Cuaca Ekstrem Ganggu Mobilitas, Pengusaha Dukung PJJ dan WFH Situasional

Ketua Umum BPD HIPMI Jaya Ryan Haroen. Foto: dok Istimewa.

Cuaca Ekstrem Ganggu Mobilitas, Pengusaha Dukung PJJ dan WFH Situasional

Husen Miftahudin • 28 January 2026 13:58

Jakarta: Kondisi cuaca ekstrem yang melanda sejumlah wilayah di Jakarta dalam beberapa waktu terakhir dinilai turut memengaruhi mobilitas masyarakat, termasuk aktivitas para pengusaha muda.
 
Menyikapi hal tersebut, Himpunan Pengusaha Muda Indonesia (HIPMI) Jaya menilai kebijakan Pemerintah Provinsi DKI Jakarta yang memberlakukan Pembelajaran Jarak Jauh (PJJ) dan bekerja dari rumah (WFH) secara situasional sebagai langkah yang tepat dan terukur.
 
Ketua Umum BPD HIPMI Jaya Ryan Haroen mengatakan intensitas hujan tinggi yang kerap terjadi belakangan ini memang berdampak langsung terhadap kelancaran aktivitas usaha, terutama yang bergantung pada pergerakan manusia dan distribusi barang.
 
"Dalam situasi cuaca ekstrem seperti sekarang, tentu ada tantangan nyata bagi dunia usaha, khususnya bagi pengusaha muda yang aktivitasnya sangat erat dengan mobilitas harian," kata Ryan dikutip dari keterangan tertulis, Rabu, 28 Januari 2026.
 
Karena itu, pihaknya memandang imbauan Gubernur DKI Jakarta terkait penerapan PJJ dan WFH hanya pada saat curah hujan tinggi sebagai kebijakan yang bijak dan proporsional.
 
Menurut dia, pendekatan tersebut menunjukkan upaya pemerintah dalam menjaga keseimbangan antara aspek keselamatan publik dan keberlangsungan aktivitas ekonomi.
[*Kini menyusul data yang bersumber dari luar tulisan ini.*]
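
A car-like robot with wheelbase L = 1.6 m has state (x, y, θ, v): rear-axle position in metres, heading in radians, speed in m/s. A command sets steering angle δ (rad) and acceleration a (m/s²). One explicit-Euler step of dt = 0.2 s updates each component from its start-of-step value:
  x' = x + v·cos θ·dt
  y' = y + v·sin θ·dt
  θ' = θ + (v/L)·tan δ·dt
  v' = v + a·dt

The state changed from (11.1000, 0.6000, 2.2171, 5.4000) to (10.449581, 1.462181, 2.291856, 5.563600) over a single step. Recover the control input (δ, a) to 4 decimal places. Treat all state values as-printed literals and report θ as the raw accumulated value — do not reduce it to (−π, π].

δ = 0.1103, a = 0.8180

a = (v'−v)/dt = (0.163600)/0.2 = 0.8180
Δθ = θ'−θ = 0.074756;  (v·dt/L) = 5.4000·0.2/1.6 = 0.675000
tan δ = Δθ·L/(v·dt) = 0.110750  →  δ = 0.1103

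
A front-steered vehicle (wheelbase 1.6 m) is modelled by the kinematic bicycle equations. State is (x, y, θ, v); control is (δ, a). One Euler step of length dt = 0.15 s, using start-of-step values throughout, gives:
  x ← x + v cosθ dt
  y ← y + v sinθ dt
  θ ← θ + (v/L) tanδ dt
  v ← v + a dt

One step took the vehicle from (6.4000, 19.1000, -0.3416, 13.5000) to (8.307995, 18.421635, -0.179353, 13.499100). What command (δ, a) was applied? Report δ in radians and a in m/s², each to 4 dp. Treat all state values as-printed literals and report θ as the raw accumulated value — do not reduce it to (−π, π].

δ = 0.1275, a = -0.0060

a = (v'−v)/dt = (-0.000900)/0.15 = -0.0060
Δθ = θ'−θ = 0.162247;  (v·dt/L) = 13.5000·0.15/1.6 = 1.265625
tan δ = Δθ·L/(v·dt) = 0.128195  →  δ = 0.1275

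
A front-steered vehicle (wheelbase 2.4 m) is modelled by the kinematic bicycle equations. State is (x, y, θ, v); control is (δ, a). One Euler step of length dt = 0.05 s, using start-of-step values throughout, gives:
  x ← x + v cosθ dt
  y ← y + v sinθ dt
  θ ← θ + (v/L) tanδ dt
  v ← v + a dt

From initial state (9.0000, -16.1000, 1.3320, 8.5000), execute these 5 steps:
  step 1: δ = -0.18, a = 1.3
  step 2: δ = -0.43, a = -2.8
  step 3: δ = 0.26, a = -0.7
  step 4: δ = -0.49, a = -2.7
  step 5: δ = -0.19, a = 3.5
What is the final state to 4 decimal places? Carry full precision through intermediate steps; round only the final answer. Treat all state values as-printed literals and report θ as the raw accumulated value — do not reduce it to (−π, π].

after step 1 (δ=-0.18, a=1.3): (9.100527, -15.687060, 1.299776, 8.565000)
after step 2 (δ=-0.43, a=-2.8): (9.215175, -15.274442, 1.217941, 8.425000)
after step 3 (δ=0.26, a=-0.7): (9.360750, -14.879145, 1.264633, 8.390000)
after step 4 (δ=-0.49, a=-2.7): (9.487189, -14.479153, 1.171402, 8.255000)
after step 5 (δ=-0.19, a=3.5): (9.647691, -14.098888, 1.138327, 8.430000)

(9.6477, -14.0989, 1.1383, 8.4300)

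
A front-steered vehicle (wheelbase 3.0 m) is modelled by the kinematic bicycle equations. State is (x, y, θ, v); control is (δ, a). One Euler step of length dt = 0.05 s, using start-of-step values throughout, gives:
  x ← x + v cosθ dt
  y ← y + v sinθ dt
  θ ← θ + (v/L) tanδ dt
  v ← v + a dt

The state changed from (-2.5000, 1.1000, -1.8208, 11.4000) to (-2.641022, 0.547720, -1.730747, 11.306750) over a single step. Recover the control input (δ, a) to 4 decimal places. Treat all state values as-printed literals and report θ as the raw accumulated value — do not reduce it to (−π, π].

δ = 0.4426, a = -1.8650

a = (v'−v)/dt = (-0.093250)/0.05 = -1.8650
Δθ = θ'−θ = 0.090053;  (v·dt/L) = 11.4000·0.05/3.0 = 0.190000
tan δ = Δθ·L/(v·dt) = 0.473963  →  δ = 0.4426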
Kebijakan yang bersifat fleksibel dinilai penting agar roda usaha tetap berjalan tanpa mengabaikan faktor keamanan masyarakat.
 

Baca juga: Banjir 1,2 Meter Rendam Carenang Serang, Ratusan Warga Mengungsi


(Ilustrasi cuaca ekstrem yang menyebabkan banjir di Jabodetabek. Foto: dok Istimewa)
 

Pengusaha didorong optimalkan teknologi digital

 
Ryan menjelaskan, bagi pelaku usaha muda, kepastian dan keluwesan kebijakan menjadi kunci dalam menghadapi kondisi cuaca yang tidak menentu. Terlebih, sejumlah sektor seperti jasa, logistik, hingga UMKM merupakan lini usaha yang paling terdampak ketika mobilitas masyarakat terganggu.
 
"Fleksibilitas kebijakan ini memberi ruang bagi pelaku usaha untuk tetap beradaptasi. Aktivitas bisnis bisa disesuaikan dengan kondisi lapangan, tanpa harus berhenti total, namun tetap mengedepankan keselamatan," ungkap dia.
 
Lebih lanjut, HIPMI Jaya mendorong para pengusaha muda untuk meningkatkan kesiapsiagaan operasional di tengah dinamika cuaca ekstrem yang masih berpotensi berlanjut.
 
Pemanfaatan teknologi digital, pengaturan jam kerja yang adaptif, hingga optimalisasi sistem kerja jarak jauh dinilai dapat menjadi solusi jangka pendek yang efektif.
 
"Kami mengajak seluruh pengusaha muda untuk terus berinovasi, memanfaatkan teknologi, dan memastikan aspek keselamatan karyawan serta pelanggan tetap menjadi prioritas utama," ujar Ryan.
 
Adaptasi, ucap Ryan menekankan, menjadi kunci agar dunia usaha tetap resilien menghadapi kondisi alam yang sulit diprediksi.